Their 17-foot racing boats, Indian Summer and Rumblefish, are patterned on the garvey — the classic southern New Jersey bayman's snub-nosed work scow, with roots that go back to the earliest English settlers of the 1700s.
Within about a minute other racers finish their "hot run" warm-ups and are pacing the roughly oval course laid out with buoys, then pouring on the gas when they get the start flag.

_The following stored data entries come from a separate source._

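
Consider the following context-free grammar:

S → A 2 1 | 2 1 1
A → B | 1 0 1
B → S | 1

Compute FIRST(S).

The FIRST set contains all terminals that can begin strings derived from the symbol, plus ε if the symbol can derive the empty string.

We compute FIRST(S) using the standard algorithm.
FIRST(A) = {1, 2}
FIRST(B) = {1, 2}
FIRST(S) = {1, 2}
Therefore, FIRST(S) = {1, 2}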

Leaning into their turns, trying to keep boats from skittering and losing ground, it's an intensely physical contest, bodies battered by the pounding of flat boat bottoms — and sometimes flipping over, bringing a scramble of rescue swimmers.
"Indian Summer, he's gettin' it!" race announcer Larry Palmer booms over the loudspeakers. "Harry did lots of work the last few weeks."
Past the checkered flag, Harry Von Schmidt coasts back up to the beach at the Parkertown, N.J., docks to congratulations and handshakes from fellow racers of the Jersey Outlaws Racing Association.
"It was the propeller. I kept trying different wheels. I went through six of them," Harry explains. "But with this one, it just gets up and goes. And I'll get them on the turns. Nothing turns like this boat. It's like a go-kart."